We now have time on our own, and wander among the souvenir and coffee shops, stopping at the ATM to get more cash. The guide says Paris does not like credit cards unless for major purchases. I buy two French flags for the great granddaughters' collection and three Paris fashion scarves.

We sit at a coffee shop table for tea and coffee, chatting with two UPS pilots who are on layover. Our group meeting time is noon, so we walk a few blocks back to the bus and drive to a restaurant which has reservations anticipating our entire group. We sit outside to dine al fresco on chicken breast with a sauce and apple tart with ice cream for dessert.

When we re-board, we drive to the Louvre Museum for a 2-hour guided tour, with an amazing private guide, Pascal, who knows the layout of this, the world's largest art museum and historic landmark of Paris. He is very knowledgeable about the art displayed here from almost every civilization in the world.

The museum has three wings shaped like a horseshoe, with the huge glass pyramid entrance nestled outside in the middle. Our guide provides a history of the building and shows us some of the medieval foundations on the lower level. We are actually walking through the moat of the ancient fortress, with its tall rock walls rising high above us. 

The building also has the royal apartments of Napoleon III with a dozen elaborately decorated reception rooms. Pascal shows us some of the major art works, including the Nike winged victory, Venus de Milo, and of course, the most famous painting in the world – Mona Lisa.

There is so much to see, David and I are glad we have tickets to return when we are back in Paris on our own.

Our drive continues through the Latin Quarter and past the Luxembourg Gardens, d'Orsay Museum, Grand Palais and Petit Palais. We see the les Invalides complex of military buildings, which houses Napoleon's tomb and the Ecole Military School.

The final stop on the tour is the iconic view of the Eiffel tower.
This is a photo op and there is no time to climb, but again, David has purchased tickets for us for Sunday evening when we get back to Paris from the cruise. The Eiffel Tower is to Paris what the Statue of Liberty is to New York and what Big Ben is to London – the ultimate civic emblem.

French engineer Gustave Eiffel – already famous for building viaducts and bridges, spent two years working to erect this iconic monument for the World Exposition of 1889.  It is hard to believe that Parisians at first did not like the tower and wanted it taken down after the Exposition, but eventually it became part of the city's topography. Today it is most breathtaking at night, when every girder is highlighted in a sparkling display.
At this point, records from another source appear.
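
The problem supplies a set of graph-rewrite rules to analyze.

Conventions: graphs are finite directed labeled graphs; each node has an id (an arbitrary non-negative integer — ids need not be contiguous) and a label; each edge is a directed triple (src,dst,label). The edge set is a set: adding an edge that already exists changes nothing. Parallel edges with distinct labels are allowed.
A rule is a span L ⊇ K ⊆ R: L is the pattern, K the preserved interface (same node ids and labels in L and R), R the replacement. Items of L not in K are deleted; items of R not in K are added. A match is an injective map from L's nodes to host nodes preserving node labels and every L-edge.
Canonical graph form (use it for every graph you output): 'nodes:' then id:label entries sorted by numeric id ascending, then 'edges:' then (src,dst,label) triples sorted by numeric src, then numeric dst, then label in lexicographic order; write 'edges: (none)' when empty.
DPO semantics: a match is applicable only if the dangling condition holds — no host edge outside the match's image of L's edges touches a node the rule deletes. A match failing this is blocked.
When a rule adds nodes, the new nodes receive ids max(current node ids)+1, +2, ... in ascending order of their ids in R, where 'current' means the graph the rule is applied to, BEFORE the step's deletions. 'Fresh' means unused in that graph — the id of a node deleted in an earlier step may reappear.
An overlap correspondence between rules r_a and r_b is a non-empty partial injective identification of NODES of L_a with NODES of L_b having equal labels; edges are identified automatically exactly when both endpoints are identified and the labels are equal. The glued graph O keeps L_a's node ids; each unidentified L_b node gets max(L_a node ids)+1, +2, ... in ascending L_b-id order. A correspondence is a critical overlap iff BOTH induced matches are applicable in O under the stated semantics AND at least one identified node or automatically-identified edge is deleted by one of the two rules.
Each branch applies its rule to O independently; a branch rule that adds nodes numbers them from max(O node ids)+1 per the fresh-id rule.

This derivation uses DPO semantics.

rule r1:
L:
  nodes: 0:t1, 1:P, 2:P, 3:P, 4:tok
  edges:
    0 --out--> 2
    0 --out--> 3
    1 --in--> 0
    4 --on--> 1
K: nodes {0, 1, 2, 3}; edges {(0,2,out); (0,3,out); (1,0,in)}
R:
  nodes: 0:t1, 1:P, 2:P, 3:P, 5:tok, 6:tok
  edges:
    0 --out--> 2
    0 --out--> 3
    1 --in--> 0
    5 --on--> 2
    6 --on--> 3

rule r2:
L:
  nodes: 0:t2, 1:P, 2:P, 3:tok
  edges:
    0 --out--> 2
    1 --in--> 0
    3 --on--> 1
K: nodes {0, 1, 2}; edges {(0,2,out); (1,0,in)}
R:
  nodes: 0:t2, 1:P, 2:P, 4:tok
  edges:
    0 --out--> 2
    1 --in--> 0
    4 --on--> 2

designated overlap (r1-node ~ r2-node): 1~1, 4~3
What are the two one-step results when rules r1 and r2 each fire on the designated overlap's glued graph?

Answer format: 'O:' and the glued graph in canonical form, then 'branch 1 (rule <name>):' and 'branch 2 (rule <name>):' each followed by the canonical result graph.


O:
nodes: 0:t1, 1:P, 2:P, 3:P, 4:tok, 5:t2, 6:P
edges: (0,2,out); (0,3,out); (1,0,in); (1,5,in); (4,1,on); (5,6,out)
branch 1 (rule r1):
nodes: 0:t1, 1:P, 2:P, 3:P, 5:t2, 6:P, 7:tok, 8:tok
edges: (0,2,out); (0,3,out); (1,0,in); (1,5,in); (5,6,out); (7,2,on); (8,3,on)
branch 2 (rule r2):
nodes: 0:t1, 1:P, 2:P, 3:P, 5:t2, 6:P, 7:tok
edges: (0,2,out); (0,3,out); (1,0,in); (1,5,in); (5,6,out); (7,6,on)


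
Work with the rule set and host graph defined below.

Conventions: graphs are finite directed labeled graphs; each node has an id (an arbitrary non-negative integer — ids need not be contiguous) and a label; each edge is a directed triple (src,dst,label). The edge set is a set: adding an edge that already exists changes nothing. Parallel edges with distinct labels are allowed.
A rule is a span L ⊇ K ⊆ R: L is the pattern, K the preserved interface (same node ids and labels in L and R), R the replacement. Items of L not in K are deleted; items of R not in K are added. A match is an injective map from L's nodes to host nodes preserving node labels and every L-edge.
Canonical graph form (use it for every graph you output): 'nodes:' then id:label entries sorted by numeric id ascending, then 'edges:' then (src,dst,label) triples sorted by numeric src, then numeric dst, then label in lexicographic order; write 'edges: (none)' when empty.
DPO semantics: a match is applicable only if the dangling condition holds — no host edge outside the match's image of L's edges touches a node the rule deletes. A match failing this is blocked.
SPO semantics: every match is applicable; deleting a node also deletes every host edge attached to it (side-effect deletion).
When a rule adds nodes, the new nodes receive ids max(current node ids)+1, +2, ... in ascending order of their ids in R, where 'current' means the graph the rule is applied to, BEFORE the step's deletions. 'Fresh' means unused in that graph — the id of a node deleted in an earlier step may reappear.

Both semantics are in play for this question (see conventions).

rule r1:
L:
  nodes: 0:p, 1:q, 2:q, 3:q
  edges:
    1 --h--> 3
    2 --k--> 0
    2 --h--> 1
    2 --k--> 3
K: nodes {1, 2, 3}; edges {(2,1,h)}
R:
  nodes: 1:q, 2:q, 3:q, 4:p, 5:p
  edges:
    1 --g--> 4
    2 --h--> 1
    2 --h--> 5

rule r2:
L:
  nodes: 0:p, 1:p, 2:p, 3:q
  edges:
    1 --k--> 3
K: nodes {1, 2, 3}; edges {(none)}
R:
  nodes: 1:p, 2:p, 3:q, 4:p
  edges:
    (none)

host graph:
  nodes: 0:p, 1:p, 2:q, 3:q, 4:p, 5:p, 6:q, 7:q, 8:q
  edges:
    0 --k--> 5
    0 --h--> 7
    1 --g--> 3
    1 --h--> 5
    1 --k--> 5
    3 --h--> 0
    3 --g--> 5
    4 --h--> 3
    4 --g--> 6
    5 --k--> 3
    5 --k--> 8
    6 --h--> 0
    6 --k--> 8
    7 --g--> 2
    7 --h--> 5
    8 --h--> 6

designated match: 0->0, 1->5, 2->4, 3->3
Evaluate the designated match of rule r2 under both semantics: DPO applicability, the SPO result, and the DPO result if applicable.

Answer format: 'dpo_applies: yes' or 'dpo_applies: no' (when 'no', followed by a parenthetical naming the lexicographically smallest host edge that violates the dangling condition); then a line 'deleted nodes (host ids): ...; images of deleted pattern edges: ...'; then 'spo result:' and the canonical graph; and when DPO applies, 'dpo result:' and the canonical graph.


dpo_applies: no
(the rule deletes node 0, which keeps host edge (0,5,k) outside the match image — the dangling condition fails, DPO blocks; SPO proceeds and side-deletes such edges)
deleted nodes (host ids): 0; images of deleted pattern edges: (5,3,k)
spo result:
nodes: 1:p, 2:q, 3:q, 4:p, 5:p, 6:q, 7:q, 8:q, 9:p
edges: (1,3,g); (1,5,h); (1,5,k); (3,5,g); (4,3,h); (4,6,g); (5,8,k); (6,8,k); (7,2,g); (7,5,h); (8,6,h)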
The tower does not appear as tall as I expected, but we can see tiny people on the various levels and the elevator going up and down. We get our picture, boarding the bus for the final time today and returning to the ship for dinner.

EDITOR'S NOTE: North County Fire & Medical District Board Director David Wilson and Bonnie Boyce-Wilson are in Italy and France for six weeks. Mrs. Boyce-Wilson is writing a daily journal of their experiences. They had some technical difficulties sending the daily journal so we're behind on sharing their stories.